Hon. Ralph Adam Fine
A default judgment does not preclude the defendant from seeking contribution from other defendants, the Wisconsin Court of Appeals held on Dec. 28.
SIVA Truck Leasing leased a van to Milwaukee Careers Cooperative (MCC) for use in its business of taking people to their jobs.
Four passengers were injured, and sued MCC, its insurer, Cincinnati Insurance Company, and the van’s driver, Carlos Bates. Four months later, the passengers added SIVA and its insurer, Philadelphia Indemnity Insurance Company, as defendants, alleging that by insuring SIVA, Philadel-phia Indemnity undertook to pay damages that might be caused by the negligence of anyone who drove a SIVA van with SIVA’s consent, and that this included Bates.
Neither SIVA nor Philadelphia Indemnity answered the complaint, and default judgment was entered against them. After default, SIVA and Philadel-phia Indemnity settled with the plaintiffs for more than $500,000. The plaintiffs also settled with Cincinnati Insurance, MCC, and Bates.
Philadelphia Indemnity then brought suit, seeking contribution from Cincinnati Insurance. Because of the default judgment, Milwaukee County Circuit Court Judge Clare L. Fiorenza dismissed the complaint.
What the court held
Case: McGee v. Bates, No. 04-0824.
Issue: Does default judgment preclude the defendant from seeking contribution from a jointly liable party in a subsequent action?
Holding: No. Provided both parties are liable for the same debt, and the plaintiff in the second action paid more than its fair share, it can seek contribution.
Philadelphia Indemnity appealed, and the court of appeals reversed in a decision by Judge Ralph Adam Fine, holding that the default judgment did not bar the contribution action.
The court noted that, when no agreement expressly confers a right of contribution, such right is premised on only two conditions: (1) the parties must be liable for the same obligation; and (2) the party seeking contribution must have paid more than a fair share of the obligation. Kafka v. Pope, 194 Wis. 2d 234, 242-243, 533 N.W.2d 491, 494 (1995).
Rejecting Cincinnati Insurance’s argument that the default judgment against Philadelphia Indemnity barred the contribution claim, the court reasoned, "neither the plaintiffs’ dismissal of Cincinnati Insurance, nor Philadelphia Indemnity’s settlement with the plaintiffs stands in the way of Philadelphia Indemnity’s claim for contribution.
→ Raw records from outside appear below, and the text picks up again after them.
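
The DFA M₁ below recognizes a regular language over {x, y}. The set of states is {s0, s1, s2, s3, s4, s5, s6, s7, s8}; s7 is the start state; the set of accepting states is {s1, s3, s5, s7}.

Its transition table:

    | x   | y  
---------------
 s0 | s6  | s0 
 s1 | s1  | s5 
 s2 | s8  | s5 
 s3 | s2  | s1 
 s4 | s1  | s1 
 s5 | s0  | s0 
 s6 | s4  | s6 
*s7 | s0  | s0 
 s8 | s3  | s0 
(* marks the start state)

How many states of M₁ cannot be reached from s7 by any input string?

Starting at s7 and following transitions, the reachable set is {s0, s1, s4, s5, s6, s7}. That leaves s2, s3, s8 unreachable — 3 in total.

3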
As [Fire Insurance Ex-change v. Cincinnati Insurance Co., 2000 WI App 82, 234 Wis.2d 314, 610 N.W.2d 98] recognizes, contribution ‘can also be based on a settlement of what is contended to be joint liability, with the settling party being required to prove that: (1) both parties were obligated to the payee; (2) the amount of the payment was reasonable; and (3) the proportionate fault with negligent tortfeasors, or other apportionment method when negligence is not the basis for mutual liability [sic].’ Id., 2000 WI App 82, par. 8, 234 Wis. 2d at 322, 610 N.W.2d at 103; see also Teacher Ret. Sys., 205 Wis 2d at 545, 556 N.W.2d at 420 (‘whether "common liability" exists is determined at the time the damages were sustained and cannot be extinguished by one or more of those allegedly responsible for the plaintiff’s damages subsequently settling with the plaintiff’). Here, of course, Bates’s alleged negligence is ‘the basis for mutual liability’ asserted by Philadelphia Indemnity, and thus the third Fire Insurance Exchange element does not apply."
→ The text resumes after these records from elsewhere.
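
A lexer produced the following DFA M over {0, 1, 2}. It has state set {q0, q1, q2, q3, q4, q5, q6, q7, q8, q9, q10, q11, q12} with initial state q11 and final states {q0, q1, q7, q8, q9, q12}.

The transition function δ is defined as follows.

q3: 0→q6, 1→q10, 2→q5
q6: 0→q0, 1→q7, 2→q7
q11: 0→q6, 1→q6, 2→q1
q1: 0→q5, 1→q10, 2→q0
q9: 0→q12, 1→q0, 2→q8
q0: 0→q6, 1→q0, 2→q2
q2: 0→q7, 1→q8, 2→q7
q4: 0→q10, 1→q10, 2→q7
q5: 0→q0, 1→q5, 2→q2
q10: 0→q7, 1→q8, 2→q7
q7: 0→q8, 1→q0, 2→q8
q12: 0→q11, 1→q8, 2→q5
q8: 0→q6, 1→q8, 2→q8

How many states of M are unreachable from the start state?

No path from q11 leads to q3, q4, q9, q12; the other 9 states are all reachable.

4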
The court concluded, "It is thus immaterial that Philadelphia Indemnity’s settlement was spurred by the default rather than an active lawsuit against it; if it paid more than its fair share for damages caused by Bates’s alleged negligence, it is entitled to recompense from Cincinnati Insurance if Cincinnati Insurance paid less than its fair share of the damages caused by Bates’s alleged negligence."
The court found remand was necessary to determine whether Philadelphia In-demnity paid more than its fair share, instructing, "The record is not clear whether Bates’s negligence has also been determined in an action that might affect Cincinnati Insurance’s liability. If it has been determined, the apportionment appears to be fairly simple Cincinnati Insurance’s liability turns on whether and to what extent Bates was negligent. If Bates’s negligence has not been determined in such an action, there must be a trial on that issue (cites omitted)."